MONTESILVANO - Autentica palla al piede di vecchi e nuovi amministratori, il traffico della quinta città d'Abruzzo (ma anche Città Sant'Angelo ha i suoi problemi) continua ad avvelenare i residenti e a preoccupare la giunta-Cordoma. A fronte di 60 mila veicoli al giorno (dati rilevati dal tecnico Giuseppe Giampietro del politecnico di Milano, su incarico del Comune) che passano nei due sensi di marcia sulla statale adriatica, lungomare e via Verrotti, ogni singolo intervento programmato si configura come un semplice palliativo. Ma se saranno attuati tutti insieme - lascia capire il sindaco - la situazione potrebbe migliorare notevolmente.
Circonvallazione, secondo tratto, tra Santa Filomena e Montesilvano ovest, l'apertura è prevista per il 29 settembre (il sindaco lo ha comunicato ufficialmente ieri mattina all'Anas, Provincia e Regione) con percorribilità in senso nord-sud. Ad essa l'onore e l'onere - dopo decenni di attesa - di assorbire buona parte del traffico che da sempre avvelena i residenti di Santa Filomena-Mazzocco. Con il disco verde al questa importante bretella, torneranno percorribili di conseguenza le due carreggiate all'interno delle due "canne" della galleria San Giovanni, bloccate dall'Anas ben due anni fa con l'apertura del cantiere per il ponte su Fosso Mazzocco.
Perchè si apre in senso nord-sud? "Perchè nel frattempo - spiega il sindaco Cordoma - avvieremo degli interventi prioritari sulla Vestina, all'innesto di questa con via Foreste e di quest'ultima con la strada lungofiume. In pratica saranno realizzate due rotatorie e per via Foreste si prevede una ristrutturazione radicale con nuovo manto di asfalto, marciapiedi e pubblica illuminazione, a tutela dei residenti. Sono stati chiesti 800 mila euro alla Regione.
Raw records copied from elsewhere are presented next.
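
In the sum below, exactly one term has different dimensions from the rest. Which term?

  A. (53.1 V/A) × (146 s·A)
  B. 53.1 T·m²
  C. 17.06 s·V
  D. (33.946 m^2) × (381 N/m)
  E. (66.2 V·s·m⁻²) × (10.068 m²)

D.

Dimensions:
  A. [kg·m²·s⁻³·A⁻²] · [s·A] = kg·m²·s⁻²·A⁻¹
  B. T·m² = Wb·m⁻²·m² = kg·m²·s⁻²·A⁻¹
  C. V·s = J·C⁻¹·s = kg·m²·s⁻²·A⁻¹
  D. [m²] · [kg·s⁻²] = kg·m²·s⁻²
  E. [kg·s⁻²·A⁻¹] · [m²] = kg·m²·s⁻²·A⁻¹
All reduce to kg·m²·s⁻²·A⁻¹ except D., which is kg·m²·s⁻².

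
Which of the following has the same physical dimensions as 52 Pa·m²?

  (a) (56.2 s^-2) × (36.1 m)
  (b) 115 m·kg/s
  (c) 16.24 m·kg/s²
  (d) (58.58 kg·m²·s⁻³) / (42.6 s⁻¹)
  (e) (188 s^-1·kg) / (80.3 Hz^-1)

(c)

Reference: Pa·m² = N·m⁻²·m² = kg·m·s⁻².
Each option:
  (a) [s⁻²] · [m] = m·s⁻²
  (b) kg·m·s⁻¹
  (c) kg·m·s⁻²  ← same
  (d) [kg·m²·s⁻³] / [s⁻¹] = kg·m²·s⁻²
  (e) [kg·s⁻¹] / [s] = kg·s⁻²
Only (c) matches kg·m·s⁻².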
Lungofiume: a detta del tecnico Giampietro, va ridisegnata più a sud, lasciando spazio a destra per una pista ciclabile. Ma soprattutto trasformata in un vero asse attrezzato in previsione di un'imminente crescita del traffico dall'area vestina verso Montesilvano. E l'apertura dell'out-let di Città S.Angelo (data più probabile quella del 24 settembre) impone scelte immediate e coraggiose o si rischierà la paralisi totale. Non per niente questa mattina si terrà un sopralluogo (voluto dal sindaco angolano Florindi) in prossimità del fiume per un eventuale ponte mobile sul Saline (all'altezza di via Tamigi), deputato a ricevere il traffico in uscita dall'out-let. Ma bisognerà valutare che via Tamigi, così strutturata, non è in grado di sopportare tanto traffico che da essa si riverserà sulla Vestina, in aggiunta a quello che presto "uscirà" dalla circonvallazione. Come dire: veleno garantito per il quartiere Ranalli.
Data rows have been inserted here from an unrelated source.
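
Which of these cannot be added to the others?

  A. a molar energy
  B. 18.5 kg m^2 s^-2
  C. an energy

A.

Reduce each to base SI dimensions:
  A. [molar energy] = kg·m²·s⁻²·mol⁻¹
  B. kg·m²·s⁻²
  C. [energy] = kg·m²·s⁻²
All reduce to kg·m²·s⁻² except A., which is kg·m²·s⁻²·mol⁻¹.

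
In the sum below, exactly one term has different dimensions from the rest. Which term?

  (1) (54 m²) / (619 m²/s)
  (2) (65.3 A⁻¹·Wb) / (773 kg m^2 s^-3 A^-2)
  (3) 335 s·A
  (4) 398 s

In SI base units:
  (1) [m²] / [m²·s⁻¹] = s
  (2) [kg·m²·s⁻²·A⁻²] / [kg·m²·s⁻³·A⁻²] = s
  (3) A·s = s·A
  (4) s
All reduce to s except (3), which is s·A.

(3)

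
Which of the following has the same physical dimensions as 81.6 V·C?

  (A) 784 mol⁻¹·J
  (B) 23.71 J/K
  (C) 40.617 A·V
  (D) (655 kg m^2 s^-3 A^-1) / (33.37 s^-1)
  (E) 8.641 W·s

(E)

Reference: C·V = s·A·J·C⁻¹ = kg·m²·s⁻².
Each option:
  (A) J·mol⁻¹ = N·m·mol⁻¹ = kg·m²·s⁻²·mol⁻¹
  (B) J·K⁻¹ = N·m·K⁻¹ = kg·m²·s⁻²·K⁻¹
  (C) V·A = J·C⁻¹·A = kg·m²·s⁻³
  (D) [kg·m²·s⁻³·A⁻¹] / [s⁻¹] = kg·m²·s⁻²·A⁻¹
  (E) W·s = J·s⁻¹·s = kg·m²·s⁻²  ← same
Only (E) matches kg·m²·s⁻².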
Via Verrotti. Ad oggi è l'alternativa valida alla statale adriatica. La percorrono migliaia di vetture al giorno, specie quelle dei pendolari. Nonostante la nuova rotatoria via Chiarini-via Sospiri, aperta da più di una settimana, alleggerisca il traffico del centro urbano, via Verrotti continua ad essere trafficata, per cui si sta pensando ad un raddoppio. Sfruttando il tracciato di una vecchia strada pedecollinare parallela, l'amministrazione ha predisposto (finanziamento regionale di 1 milione e 200 mila euro) questa nuova strada. A quando i lavori?
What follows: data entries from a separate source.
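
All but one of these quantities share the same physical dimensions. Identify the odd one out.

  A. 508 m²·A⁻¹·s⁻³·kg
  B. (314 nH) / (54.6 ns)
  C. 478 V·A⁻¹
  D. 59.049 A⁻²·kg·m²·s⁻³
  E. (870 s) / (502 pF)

A.

Expand each in SI base units:
  A. kg·m²·s⁻³·A⁻¹
  B. [kg·m²·s⁻²·A⁻²] / [s] = kg·m²·s⁻³·A⁻²
  C. V·A⁻¹ = J·C⁻¹·A⁻¹ = kg·m²·s⁻³·A⁻²
  D. kg·m²·s⁻³·A⁻²
  E. [s] / [kg⁻¹·m⁻²·s⁴·A²] = kg·m²·s⁻³·A⁻²
All reduce to kg·m²·s⁻³·A⁻² except A., which is kg·m²·s⁻³·A⁻¹.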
Strade interne : viabilità compromessa in via Monsignor Di Francesco (traversa di corso Umberto), per il mancato esproprio di una fascia di terreno privata. Via Volga: il doppio senso è rischioso, per le "strozzature" della sede stradale. Corso Strasburgo, ancora incompleto e questa mattina è ripartito lo sciopero di protesta di Antonio Gaspari uno dei commercianti della zona, contro i ritardi dell'amministrazione.